Итак, в поэме «На Красном Коне» Цветаева находит выход из логического тупика, созданного мифологическим non sequitur ее женского пола, создав оригинальный миф обретения вдохновения, – миф, который открывает для нее легитимное место в русской поэтической традиции и способствует реализации ее уникальных природных способностей и удовлетворению самых заветных желаний. Действия всадника в поэме становятся парадигмой идеальной любви (синонимичной, в этом контексте, с истинным поэтическим вдохновением), где проникновение другого в твое «я» ощущается не как насилие, а как освобождающий синтез. Цитата из теоретического труда о поэтическом вдохновении дает сжатую характеристику этого механизма:
Пространство сочинительства «потенциально трансгрессивно: оно смещает различие между внешним и внутренним, между замыслом и восприятием. Это пространство неопределенных сил (agencies), продуцирующих удивление или разочарование, сил (agencies), которые смещают очевидные границы между “я” и другим, действием и пассивностью, творческим параличом и даром»[127].
Это трансцендентное взаимопроникновение противоположностей, где вопрос о том, кто действует, теряет значение, представляет собой именно то состояние вдохновения, в которое удалось войти Цветаевой через соединение со своим воображаемым всадником.

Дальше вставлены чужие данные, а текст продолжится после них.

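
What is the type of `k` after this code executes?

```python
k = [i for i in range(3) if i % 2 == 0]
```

A list comprehension [...] produces a list

list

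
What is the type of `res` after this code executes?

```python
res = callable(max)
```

callable() returns bool

bool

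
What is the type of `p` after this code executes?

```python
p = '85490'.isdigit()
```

str.isdigit() returns bool

bool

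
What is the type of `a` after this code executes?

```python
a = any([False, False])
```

any() returns bool

bool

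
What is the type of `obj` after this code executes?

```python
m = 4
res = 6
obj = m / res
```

int / int always returns float in Python 3 (4 / 6 = 0.666667)

float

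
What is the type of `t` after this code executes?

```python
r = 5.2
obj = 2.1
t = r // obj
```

float // float returns float (floor division preserves float type)

float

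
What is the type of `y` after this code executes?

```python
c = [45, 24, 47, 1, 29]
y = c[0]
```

Indexing a list of ints returns int (c[0] = 45)

int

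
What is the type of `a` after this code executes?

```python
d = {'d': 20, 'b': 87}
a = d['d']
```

Accessing dict[str, int] with key 'd' returns int value 20

int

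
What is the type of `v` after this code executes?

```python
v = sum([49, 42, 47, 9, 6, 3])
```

sum() of ints returns int

int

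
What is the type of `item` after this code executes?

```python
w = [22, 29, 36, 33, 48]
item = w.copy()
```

list.copy() returns list

list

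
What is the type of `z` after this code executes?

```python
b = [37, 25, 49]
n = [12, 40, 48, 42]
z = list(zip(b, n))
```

list(zip(...)) returns a list of tuples

list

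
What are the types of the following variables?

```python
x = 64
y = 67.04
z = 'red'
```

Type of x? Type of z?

x is int; z is str

int, str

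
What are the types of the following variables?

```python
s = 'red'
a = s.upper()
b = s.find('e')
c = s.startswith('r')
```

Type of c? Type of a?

str.startswith() returns bool; str.upper() returns str

bool, str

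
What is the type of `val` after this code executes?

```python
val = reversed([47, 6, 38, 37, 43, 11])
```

reversed() on a list returns a list_reverseiterator

list_reverseiterator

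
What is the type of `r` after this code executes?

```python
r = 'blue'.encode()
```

str.encode() returns bytes

bytes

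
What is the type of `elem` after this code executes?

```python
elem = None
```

None has type NoneType

NoneType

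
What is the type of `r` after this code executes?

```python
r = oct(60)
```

oct() returns str representation

str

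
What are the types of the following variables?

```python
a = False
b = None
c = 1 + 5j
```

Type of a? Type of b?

a is bool; b is NoneType

bool, NoneType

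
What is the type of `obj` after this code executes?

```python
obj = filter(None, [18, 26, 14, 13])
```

filter() returns a filter iterator object

filter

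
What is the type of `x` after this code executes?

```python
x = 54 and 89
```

'and' returns the last value when all truthy (89, which is int)

int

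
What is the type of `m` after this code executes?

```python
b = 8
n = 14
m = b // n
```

int // int returns int (8 // 14 = 0)

int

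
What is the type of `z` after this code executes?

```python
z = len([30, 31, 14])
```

len() always returns int

int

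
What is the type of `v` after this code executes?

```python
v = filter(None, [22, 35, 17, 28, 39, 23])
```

filter() returns a filter iterator object

filter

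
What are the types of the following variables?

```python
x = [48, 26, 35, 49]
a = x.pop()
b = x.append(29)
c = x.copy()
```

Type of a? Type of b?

list.pop() returns the element (int); list.append() returns None

int, NoneType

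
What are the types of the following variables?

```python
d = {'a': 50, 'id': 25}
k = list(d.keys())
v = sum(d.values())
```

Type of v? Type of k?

sum of int values returns int; list(...) returns list

int, list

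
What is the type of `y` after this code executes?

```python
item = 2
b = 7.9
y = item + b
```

int + float returns float (2 + 7.9 = 9.9)

float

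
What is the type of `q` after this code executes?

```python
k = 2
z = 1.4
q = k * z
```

int * float returns float (2 * 1.4 = 2.8)

float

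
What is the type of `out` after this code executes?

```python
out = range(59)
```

range() returns a range object

range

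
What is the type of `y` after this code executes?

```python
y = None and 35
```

'and' returns first falsy value (None)

NoneType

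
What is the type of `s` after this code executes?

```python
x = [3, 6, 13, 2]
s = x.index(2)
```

list.index() returns int

int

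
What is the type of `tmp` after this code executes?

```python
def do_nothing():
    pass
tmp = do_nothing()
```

A function with no return statement returns None

NoneType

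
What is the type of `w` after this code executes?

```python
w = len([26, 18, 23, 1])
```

len() always returns int

int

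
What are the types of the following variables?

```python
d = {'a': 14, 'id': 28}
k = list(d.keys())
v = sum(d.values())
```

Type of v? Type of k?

sum of int values returns int; list(...) returns list

int, list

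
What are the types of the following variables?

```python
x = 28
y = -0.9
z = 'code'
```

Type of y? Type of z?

y is float; z is str

float, str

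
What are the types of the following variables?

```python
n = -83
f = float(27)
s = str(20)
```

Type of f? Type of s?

f is float; s is str

float, str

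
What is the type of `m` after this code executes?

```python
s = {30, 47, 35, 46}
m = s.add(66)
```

set.add() returns None (mutates in place)

NoneType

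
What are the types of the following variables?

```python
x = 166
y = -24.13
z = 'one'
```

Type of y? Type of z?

y is float; z is str

float, str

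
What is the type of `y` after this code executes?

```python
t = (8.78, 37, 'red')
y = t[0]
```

Index 0 of tuple is 8.78 which is float

float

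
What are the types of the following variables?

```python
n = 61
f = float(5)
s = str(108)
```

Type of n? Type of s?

n is int; s is str

int, str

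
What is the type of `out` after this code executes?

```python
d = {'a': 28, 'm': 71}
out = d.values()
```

.values() returns a dict_values view object

dict_values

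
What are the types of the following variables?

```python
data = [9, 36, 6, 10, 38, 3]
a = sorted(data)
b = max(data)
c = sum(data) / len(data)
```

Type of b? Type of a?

max of ints returns int; sorted() returns list

int, list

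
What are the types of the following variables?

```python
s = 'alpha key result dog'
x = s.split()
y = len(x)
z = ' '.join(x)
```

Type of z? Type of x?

str.join() returns str; str.split() returns list

str, list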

Неповторимая гениальность и ужас того, что придумано Цветаевой в этой поэме, заключается в ясно выраженном осознании того, что для достижения этого парадоксального состояния вдохновения ей необходимо, чтобы реальное и метафорическое поменялись местами: решение ее «гендерной проблемы» требует стирания всякого буквального значения. Для нее есть только одна возможность вырваться из темницы своего тела – заставить сам язык сымитировать возможность этого невозможного освобождения; итак, сомнительное «освобождение», которое сулит всадник, это свобода от пола, телесных страстей, физикальности – в конечном счете, от самой жизни. Страстно отдаваясь этому предприятию, Цветаева не ограничивается использованием традиционных символических тропов и языка для описания этого освобождения – она очищает буквальное от его буквальности, лишает референт референциальности. Поэтический порыв властно влечет ее к настолько неукорененному восприятию знака и значения, настолько символическому, что оно граничит уже с областью нечеловеческого, а потом и переходит эту границу. Однако человеческое, чувственное, эротическое продолжают существовать как метафоры этой трансценденции; они стирают себя, однако в ходе этого стирания – и в этом заключена ирония – усиливаются. При невозможности для нее чистой духовности Блока и ахматовского выдумывания себя, Цветаева находит в этой контр-интуитивной стратегии единственный для себя путь к поэтическому величию.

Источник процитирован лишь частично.